I think a spar varnish will work better, The Thompsons penetrates into the wood and wears off much faster than the varnish. The spar varnish creates a barrier on top of the wood separating the muck from the wood.

I use the spar varnish and I am not going to say it keeps everything off the walls and it is easy to wipe off, but I can take a power washer and from a few feet away take a lot off.
My big mistake is I did not put 2 coats inside the stalls, just on the fronts.


----------



## azwantapaint (Feb 5, 2012)

Polyurethane is essentially a coating that sits on that surface, but really has little penetration.
Thompsons is a penetrating stain, which wicks into the wood fibers.
Depending on your desired results, each has pros and cons.
If you have existing staining, then the wood must be prepared before you do anything.
A weak bleach solution and a stiff bristle scrub brush should do a fair job of it, assuming you're not super concerned about the quality of finish.
Then let it dry well overnight, and check it.
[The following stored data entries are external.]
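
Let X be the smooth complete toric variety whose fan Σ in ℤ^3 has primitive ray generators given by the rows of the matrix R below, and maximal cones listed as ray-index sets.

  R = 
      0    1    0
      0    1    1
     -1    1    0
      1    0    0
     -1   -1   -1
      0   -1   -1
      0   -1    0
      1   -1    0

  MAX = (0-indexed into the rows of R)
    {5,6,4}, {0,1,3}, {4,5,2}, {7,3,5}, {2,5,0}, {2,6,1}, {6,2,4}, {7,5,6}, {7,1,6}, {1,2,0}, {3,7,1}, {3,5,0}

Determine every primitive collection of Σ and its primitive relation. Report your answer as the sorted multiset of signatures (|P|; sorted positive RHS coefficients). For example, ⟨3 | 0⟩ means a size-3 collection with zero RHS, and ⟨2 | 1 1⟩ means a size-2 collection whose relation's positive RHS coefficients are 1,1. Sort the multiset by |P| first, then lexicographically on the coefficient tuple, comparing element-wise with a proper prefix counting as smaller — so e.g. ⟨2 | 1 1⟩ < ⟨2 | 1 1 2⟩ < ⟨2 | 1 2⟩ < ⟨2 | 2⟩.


The 11 primitive collections of Σ (r=8, n=3):

  P = {0,6}:  v_{0} + v_{6} = 0  so sig = ⟨2 | 0⟩
  P = {1,5}:  v_{1} + v_{5} = 0  so sig = ⟨2 | 0⟩
  P = {2,7}:  v_{2} + v_{7} = 0  so sig = ⟨2 | 0⟩
  P = {0,7}:  v_{0} + v_{7} = v_{3}  so sig = ⟨2 | 1⟩
  P = {2,3}:  v_{2} + v_{3} = v_{0}  so sig = ⟨2 | 1⟩
  P = {3,4}:  v_{3} + v_{4} = v_{5}  so sig = ⟨2 | 1⟩
  P = {3,6}:  v_{3} + v_{6} = v_{7}  so sig = ⟨2 | 1⟩
  P = {0,4}:  v_{0} + v_{4} = v_{2} + v_{5}  so sig = ⟨2 | 1 1⟩
  P = {1,4}:  v_{1} + v_{4} = v_{2} + v_{6}  so sig = ⟨2 | 1 1⟩
  P = {4,7}:  v_{4} + v_{7} = v_{5} + v_{6}  so sig = ⟨2 | 1 1⟩
  P = {2,5,6}:  v_{2} + v_{5} + v_{6} = v_{4}  so sig = ⟨3 | 1⟩

Sorted signature multiset PRS(X):
    |P|=2: 10 collections, coeffs (), (), (), (1), (1), (1), (1), (1,1), (1,1), (1,1)
    |P|=3: 1 collection, coeffs (1)


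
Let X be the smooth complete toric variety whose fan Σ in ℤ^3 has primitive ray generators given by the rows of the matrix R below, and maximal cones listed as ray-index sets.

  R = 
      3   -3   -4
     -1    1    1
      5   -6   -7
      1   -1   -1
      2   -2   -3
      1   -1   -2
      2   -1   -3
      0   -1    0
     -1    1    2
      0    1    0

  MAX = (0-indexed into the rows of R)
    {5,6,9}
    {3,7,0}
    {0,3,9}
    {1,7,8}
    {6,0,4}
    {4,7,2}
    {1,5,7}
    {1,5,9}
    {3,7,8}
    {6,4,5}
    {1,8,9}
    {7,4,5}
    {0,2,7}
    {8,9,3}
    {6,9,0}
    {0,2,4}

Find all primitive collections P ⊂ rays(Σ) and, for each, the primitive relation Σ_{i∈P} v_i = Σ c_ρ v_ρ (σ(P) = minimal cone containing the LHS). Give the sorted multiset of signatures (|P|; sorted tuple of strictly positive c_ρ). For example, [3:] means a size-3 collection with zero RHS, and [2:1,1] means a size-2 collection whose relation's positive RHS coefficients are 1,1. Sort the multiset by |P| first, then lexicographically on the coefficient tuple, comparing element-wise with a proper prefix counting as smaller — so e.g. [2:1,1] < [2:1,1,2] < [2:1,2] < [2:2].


Σ has 22 primitive collections:

  • {1,3}:  v_{1} + v_{3} = 0  ⇒ sig = [2:]
  • {5,8}:  v_{5} + v_{8} = 0  ⇒ sig = [2:]
  • {7,9}:  v_{7} + v_{9} = 0  ⇒ sig = [2:]
  • {0,1}:  v_{0} + v_{1} = v_{4}  ⇒ sig = [2:1]
  • {1,4}:  v_{1} + v_{4} = v_{5}  ⇒ sig = [2:1]
  • {3,4}:  v_{3} + v_{4} = v_{0}  ⇒ sig = [2:1]
  • {3,5}:  v_{3} + v_{5} = v_{4}  ⇒ sig = [2:1]
  • {4,8}:  v_{4} + v_{8} = v_{3}  ⇒ sig = [2:1]
  • {4,9}:  v_{4} + v_{9} = v_{6}  ⇒ sig = [2:1]
  • {6,7}:  v_{6} + v_{7} = v_{4}  ⇒ sig = [2:1]
  • {1,6}:  v_{1} + v_{6} = v_{5} + v_{9}  ⇒ sig = [2:1,1]
  • {2,9}:  v_{2} + v_{9} = v_{0} + v_{4}  ⇒ sig = [2:1,1]
  • {3,6}:  v_{3} + v_{6} = v_{0} + v_{9}  ⇒ sig = [2:1,1]
  • {6,8}:  v_{6} + v_{8} = v_{3} + v_{9}  ⇒ sig = [2:1,1]
  • {2,8}:  v_{2} + v_{8} = v_{0} + v_{3} + v_{7}  ⇒ sig = [2:1,1,1]
  • {1,2}:  v_{1} + v_{2} = 2·v_{4} + v_{7}  ⇒ sig = [2:1,2]
  • {2,3}:  v_{2} + v_{3} = 2·v_{0} + v_{7}  ⇒ sig = [2:1,2]
  • {2,6}:  v_{2} + v_{6} = v_{0} + 2·v_{4}  ⇒ sig = [2:1,2]
  • {2,5}:  v_{2} + v_{5} = 3·v_{4} + v_{7}  ⇒ sig = [2:1,3]
  • {0,5}:  v_{0} + v_{5} = 2·v_{4}  ⇒ sig = [2:2]
  • {0,8}:  v_{0} + v_{8} = 2·v_{3}  ⇒ sig = [2:2]
  • {0,4,7}:  v_{0} + v_{4} + v_{7} = v_{2}  ⇒ sig = [3:1]

Hence PRS(X_Σ) =
    [2:]
    [2:]
    [2:]
    [2:1]
    [2:1]
    [2:1]
    [2:1]
    [2:1]
    [2:1]
    [2:1]
    [2:1,1]
    [2:1,1]
    [2:1,1]
    [2:1,1]
    [2:1,1,1]
    [2:1,2]
    [2:1,2]
    [2:1,2]
    [2:1,3]
    [2:2]
    [2:2]
    [3:1]


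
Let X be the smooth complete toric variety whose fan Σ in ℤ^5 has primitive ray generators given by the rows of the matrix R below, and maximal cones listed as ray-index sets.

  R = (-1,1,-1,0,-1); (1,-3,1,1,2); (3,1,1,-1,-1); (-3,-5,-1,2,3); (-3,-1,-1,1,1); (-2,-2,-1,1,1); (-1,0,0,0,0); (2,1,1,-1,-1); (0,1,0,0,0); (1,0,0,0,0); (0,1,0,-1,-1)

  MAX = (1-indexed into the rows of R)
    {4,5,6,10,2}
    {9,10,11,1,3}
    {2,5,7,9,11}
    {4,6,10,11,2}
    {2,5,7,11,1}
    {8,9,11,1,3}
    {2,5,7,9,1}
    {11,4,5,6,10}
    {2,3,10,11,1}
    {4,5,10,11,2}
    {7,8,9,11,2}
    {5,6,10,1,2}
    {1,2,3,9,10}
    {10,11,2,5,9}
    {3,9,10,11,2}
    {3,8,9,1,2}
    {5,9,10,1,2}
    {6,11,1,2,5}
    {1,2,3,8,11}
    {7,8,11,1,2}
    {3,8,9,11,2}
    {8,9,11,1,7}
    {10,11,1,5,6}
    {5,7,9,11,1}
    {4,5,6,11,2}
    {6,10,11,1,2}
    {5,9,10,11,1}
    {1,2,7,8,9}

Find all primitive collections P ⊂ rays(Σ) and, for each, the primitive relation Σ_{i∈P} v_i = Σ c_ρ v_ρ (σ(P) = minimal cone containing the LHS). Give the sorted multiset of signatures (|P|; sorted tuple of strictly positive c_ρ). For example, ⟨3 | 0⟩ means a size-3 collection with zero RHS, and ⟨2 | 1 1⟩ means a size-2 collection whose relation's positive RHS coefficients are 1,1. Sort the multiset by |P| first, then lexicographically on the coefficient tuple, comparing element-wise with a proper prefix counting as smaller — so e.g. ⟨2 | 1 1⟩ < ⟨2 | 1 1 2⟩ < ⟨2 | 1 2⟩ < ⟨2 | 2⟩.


Primitive collections (17):

  • {3,5}:  v_{3} + v_{5} = 0  so sig = ⟨2 | 0⟩
  • {7,10}:  v_{7} + v_{10} = 0  so sig = ⟨2 | 0⟩
  • {3,7}:  v_{3} + v_{7} = v_{8}  so sig = ⟨2 | 1⟩
  • {5,8}:  v_{5} + v_{8} = v_{7}  so sig = ⟨2 | 1⟩
  • {8,10}:  v_{8} + v_{10} = v_{3}  so sig = ⟨2 | 1⟩
  • {6,9}:  v_{6} + v_{9} = v_{5} + v_{10}  so sig = ⟨2 | 1 1⟩
  • {4,8}:  v_{4} + v_{8} = v_{2} + v_{6} + v_{11}  so sig = ⟨2 | 1 1 1⟩
  • {6,8}:  v_{6} + v_{8} = v_{1} + v_{2} + v_{11}  so sig = ⟨2 | 1 1 1⟩
  • {3,4}:  v_{3} + v_{4} = v_{2} + v_{6} + v_{10} + v_{11}  so sig = ⟨2 | 1 1 1 1⟩
  • {3,6}:  v_{3} + v_{6} = v_{1} + v_{2} + v_{10} + v_{11}  so sig = ⟨2 | 1 1 1 1⟩
  • {4,7}:  v_{4} + v_{7} = v_{2} + v_{5} + v_{6} + v_{11}  so sig = ⟨2 | 1 1 1 1⟩
  • {6,7}:  v_{6} + v_{7} = v_{1} + v_{2} + v_{5} + v_{11}  so sig = ⟨2 | 1 1 1 1⟩
  • {4,9}:  v_{4} + v_{9} = v_{2} + 2·v_{5} + 2·v_{10} + v_{11}  so sig = ⟨2 | 1 1 2 2⟩
  • {1,4}:  v_{1} + v_{4} = 2·v_{6}  so sig = ⟨2 | 2⟩
  • {1,2,9,11}:  v_{1} + v_{2} + v_{9} + v_{11} = 0  so sig = ⟨4 | 0⟩
  • {1,2,5,10,11}:  v_{1} + v_{2} + v_{5} + v_{10} + v_{11} = v_{6}  so sig = ⟨5 | 1⟩
  • {2,5,6,10,11}:  v_{2} + v_{5} + v_{6} + v_{10} + v_{11} = v_{4}  so sig = ⟨5 | 1⟩

Sorted signature multiset PRS(X):
[⟨2 | 0⟩, ⟨2 | 0⟩, ⟨2 | 1⟩, ⟨2 | 1⟩, ⟨2 | 1⟩, ⟨2 | 1 1⟩, ⟨2 | 1 1 1⟩, ⟨2 | 1 1 1⟩, ⟨2 | 1 1 1 1⟩, ⟨2 | 1 1 1 1⟩, ⟨2 | 1 1 1 1⟩, ⟨2 | 1 1 1 1⟩, ⟨2 | 1 1 2 2⟩, ⟨2 | 2⟩, ⟨4 | 0⟩, ⟨5 | 1⟩, ⟨5 | 1⟩]


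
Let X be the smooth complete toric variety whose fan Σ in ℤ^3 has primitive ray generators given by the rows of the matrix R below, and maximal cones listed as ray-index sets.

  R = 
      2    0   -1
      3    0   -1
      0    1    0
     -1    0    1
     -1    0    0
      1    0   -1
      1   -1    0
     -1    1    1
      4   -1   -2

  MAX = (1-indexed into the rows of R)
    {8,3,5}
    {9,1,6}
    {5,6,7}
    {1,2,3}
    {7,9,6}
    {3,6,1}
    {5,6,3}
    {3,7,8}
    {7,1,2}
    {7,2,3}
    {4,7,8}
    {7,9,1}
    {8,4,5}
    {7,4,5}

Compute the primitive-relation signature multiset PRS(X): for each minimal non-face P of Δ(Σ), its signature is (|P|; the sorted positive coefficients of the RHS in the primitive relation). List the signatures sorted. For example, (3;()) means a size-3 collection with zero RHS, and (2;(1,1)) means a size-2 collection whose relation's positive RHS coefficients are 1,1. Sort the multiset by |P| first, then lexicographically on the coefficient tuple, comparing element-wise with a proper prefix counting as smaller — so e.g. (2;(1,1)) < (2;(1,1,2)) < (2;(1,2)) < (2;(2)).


Σ has 20 primitive collections:

  P={4,6}:  v_{4} + v_{6} = 0  ⇒ sig = (2;())
  P={1,5}:  v_{1} + v_{5} = v_{6}  ⇒ sig = (2;(1))
  P={2,5}:  v_{2} + v_{5} = v_{1}  ⇒ sig = (2;(1))
  P={3,4}:  v_{3} + v_{4} = v_{8}  ⇒ sig = (2;(1))
  P={6,8}:  v_{6} + v_{8} = v_{3}  ⇒ sig = (2;(1))
  P={8,9}:  v_{8} + v_{9} = v_{2}  ⇒ sig = (2;(1))
  P={1,4}:  v_{1} + v_{4} = v_{3} + v_{7}  ⇒ sig = (2;(1,1))
  P={4,9}:  v_{4} + v_{9} = v_{1} + v_{7}  ⇒ sig = (2;(1,1))
  P={1,8}:  v_{1} + v_{8} = 2·v_{3} + v_{7}  ⇒ sig = (2;(1,2))
  P={5,9}:  v_{5} + v_{9} = 2·v_{6} + v_{7}  ⇒ sig = (2;(1,2))
  P={2,9}:  v_{2} + v_{9} = 3·v_{1} + v_{7}  ⇒ sig = (2;(1,3))
  P={2,6}:  v_{2} + v_{6} = 2·v_{1}  ⇒ sig = (2;(2))
  P={3,9}:  v_{3} + v_{9} = 2·v_{1}  ⇒ sig = (2;(2))
  P={2,4}:  v_{2} + v_{4} = 2·v_{3} + 2·v_{7}  ⇒ sig = (2;(2,2))
  P={2,8}:  v_{2} + v_{8} = 3·v_{3} + 2·v_{7}  ⇒ sig = (2;(2,3))
  P={3,5,7}:  v_{3} + v_{5} + v_{7} = 0  ⇒ sig = (3;())
  P={1,3,7}:  v_{1} + v_{3} + v_{7} = v_{2}  ⇒ sig = (3;(1))
  P={1,6,7}:  v_{1} + v_{6} + v_{7} = v_{9}  ⇒ sig = (3;(1))
  P={3,6,7}:  v_{3} + v_{6} + v_{7} = v_{1}  ⇒ sig = (3;(1))
  P={5,7,8}:  v_{5} + v_{7} + v_{8} = v_{4}  ⇒ sig = (3;(1))

Hence PRS(X_Σ) =
    (2;())
    (2;(1))
    (2;(1))
    (2;(1))
    (2;(1))
    (2;(1))
    (2;(1,1))
    (2;(1,1))
    (2;(1,2))
    (2;(1,2))
    (2;(1,3))
    (2;(2))
    (2;(2))
    (2;(2,2))
    (2;(2,3))
    (3;())
    (3;(1))
    (3;(1))
    (3;(1))
    (3;(1))


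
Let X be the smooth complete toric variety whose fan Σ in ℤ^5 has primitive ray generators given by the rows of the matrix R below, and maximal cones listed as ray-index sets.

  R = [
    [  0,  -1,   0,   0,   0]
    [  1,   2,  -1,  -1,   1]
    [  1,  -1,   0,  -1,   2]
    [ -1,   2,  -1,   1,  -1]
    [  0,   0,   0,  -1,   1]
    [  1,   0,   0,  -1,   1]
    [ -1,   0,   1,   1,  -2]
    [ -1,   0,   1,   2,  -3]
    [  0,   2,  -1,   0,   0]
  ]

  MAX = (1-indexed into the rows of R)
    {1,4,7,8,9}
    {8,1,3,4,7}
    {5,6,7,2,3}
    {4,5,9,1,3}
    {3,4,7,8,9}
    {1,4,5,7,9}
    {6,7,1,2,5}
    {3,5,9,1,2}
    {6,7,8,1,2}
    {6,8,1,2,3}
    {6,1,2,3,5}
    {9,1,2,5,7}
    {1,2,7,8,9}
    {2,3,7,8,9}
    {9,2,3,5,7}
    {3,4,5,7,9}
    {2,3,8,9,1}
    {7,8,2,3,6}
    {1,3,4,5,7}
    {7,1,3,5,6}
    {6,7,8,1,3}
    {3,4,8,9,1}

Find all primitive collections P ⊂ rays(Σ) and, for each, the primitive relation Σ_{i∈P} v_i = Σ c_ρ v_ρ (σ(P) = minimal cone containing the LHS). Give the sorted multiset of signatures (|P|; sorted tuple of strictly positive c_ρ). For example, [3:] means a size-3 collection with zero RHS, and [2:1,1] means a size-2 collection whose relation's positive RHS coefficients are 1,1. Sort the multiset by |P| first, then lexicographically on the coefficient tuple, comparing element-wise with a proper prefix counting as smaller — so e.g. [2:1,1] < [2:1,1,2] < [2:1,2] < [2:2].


Δ(Σ) — 9 vertices, 6 min non-faces:

  • {4,6}:  v_{4} + v_{6} = v_{9}  ⟹  sig = [2:1]
  • {5,8}:  v_{5} + v_{8} = v_{7}  ⟹  sig = [2:1]
  • {6,9}:  v_{6} + v_{9} = v_{2}  ⟹  sig = [2:1]
  • {2,4}:  v_{2} + v_{4} = 2·v_{9}  ⟹  sig = [2:2]
  • {1,3,7,9}:  v_{1} + v_{3} + v_{7} + v_{9} = 0  ⟹  sig = [4:]
  • {1,2,3,7}:  v_{1} + v_{2} + v_{3} + v_{7} = v_{6}  ⟹  sig = [4:1]

so the primitive-relation signature multiset is
    |P|=2: 4 collections, coeffs (1), (1), (1), (2)
    |P|=4: 2 collections, coeffs (), (1)


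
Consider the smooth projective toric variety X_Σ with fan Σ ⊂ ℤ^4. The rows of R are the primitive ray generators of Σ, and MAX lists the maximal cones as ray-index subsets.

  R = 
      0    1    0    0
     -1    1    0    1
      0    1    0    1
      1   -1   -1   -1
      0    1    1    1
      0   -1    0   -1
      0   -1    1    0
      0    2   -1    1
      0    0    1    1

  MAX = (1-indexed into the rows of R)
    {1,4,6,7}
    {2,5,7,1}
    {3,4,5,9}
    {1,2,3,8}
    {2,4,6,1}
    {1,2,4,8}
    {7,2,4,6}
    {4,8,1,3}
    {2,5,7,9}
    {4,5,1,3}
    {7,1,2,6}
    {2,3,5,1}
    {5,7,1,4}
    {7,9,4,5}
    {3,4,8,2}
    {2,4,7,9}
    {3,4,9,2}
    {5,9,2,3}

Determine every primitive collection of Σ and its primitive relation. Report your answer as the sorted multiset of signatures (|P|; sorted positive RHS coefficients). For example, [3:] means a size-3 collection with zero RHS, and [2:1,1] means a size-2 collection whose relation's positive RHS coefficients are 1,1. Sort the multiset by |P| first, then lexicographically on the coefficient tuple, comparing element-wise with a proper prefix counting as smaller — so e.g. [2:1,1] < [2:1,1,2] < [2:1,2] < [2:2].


|primitive collections| = 12. Relations:

  • {3,6}:  v_{3} + v_{6} = 0  →  sig = [2:]
  • {1,9}:  v_{1} + v_{9} = v_{5}  →  sig = [2:1]
  • {3,7}:  v_{3} + v_{7} = v_{9}  →  sig = [2:1]
  • {6,9}:  v_{6} + v_{9} = v_{7}  →  sig = [2:1]
  • {7,8}:  v_{7} + v_{8} = v_{3}  →  sig = [2:1]
  • {5,6}:  v_{5} + v_{6} = v_{1} + v_{7}  →  sig = [2:1,1]
  • {6,8}:  v_{6} + v_{8} = v_{1} + v_{2} + v_{4}  →  sig = [2:1,1,1]
  • {5,8}:  v_{5} + v_{8} = v_{1} + 2·v_{3}  →  sig = [2:1,2]
  • {8,9}:  v_{8} + v_{9} = 2·v_{3}  →  sig = [2:2]
  • {2,4,5}:  v_{2} + v_{4} + v_{5} = v_{3}  →  sig = [3:1]
  • {1,2,4,7}:  v_{1} + v_{2} + v_{4} + v_{7} = 0  →  sig = [4:]
  • {1,2,3,4}:  v_{1} + v_{2} + v_{3} + v_{4} = v_{8}  →  sig = [4:1]

Signatures (|P|; sorted positive RHS coefficients), sorted:
    |P|=2: 9 collections, coeffs (), (1), (1), (1), (1), (1,1), (1,1,1), (1,2), (2)
    |P|=3: 1 collection, coeffs (1)
    |P|=4: 2 collections, coeffs (), (1)


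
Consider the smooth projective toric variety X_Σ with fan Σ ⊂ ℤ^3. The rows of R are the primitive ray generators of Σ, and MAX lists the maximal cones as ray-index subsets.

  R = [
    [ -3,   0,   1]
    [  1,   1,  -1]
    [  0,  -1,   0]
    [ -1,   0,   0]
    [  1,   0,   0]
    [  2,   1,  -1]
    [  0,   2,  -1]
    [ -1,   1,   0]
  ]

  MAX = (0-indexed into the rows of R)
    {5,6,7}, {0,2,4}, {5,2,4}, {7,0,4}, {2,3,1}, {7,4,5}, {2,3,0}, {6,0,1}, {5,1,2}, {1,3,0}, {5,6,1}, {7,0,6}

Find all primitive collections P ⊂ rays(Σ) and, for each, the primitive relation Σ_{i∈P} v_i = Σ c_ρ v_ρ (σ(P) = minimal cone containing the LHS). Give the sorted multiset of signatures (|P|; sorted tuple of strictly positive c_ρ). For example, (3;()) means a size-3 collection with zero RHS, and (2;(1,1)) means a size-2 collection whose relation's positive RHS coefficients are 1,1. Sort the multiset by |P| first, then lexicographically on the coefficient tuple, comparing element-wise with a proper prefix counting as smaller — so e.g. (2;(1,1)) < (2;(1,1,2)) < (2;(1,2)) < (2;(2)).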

If it feels cold, it's still wet, and you can't use anything that seals on it until it's totally dry.
You can, however, use a penetrating stain, as it leaves the wood pores open for ventilation.
Let that dry two days, so the voc's vaporize completely, and you're ready for poly.
I like an oil based type, my personal favorite being Varathane.
It gives a great bite into the wood, penetrates if you cut it 15%, and leaves a very hard surface layer.
It takes forever to dry. I like to give it 3 days to fully cure before i do anything with it.
_Posted via Mobile Device_


----------



## GhostwindAppaloosa (Jun 3, 2011)

you will still get poo on the wall. you will have to clean if off. the difference is.. it comes off! LOL


----------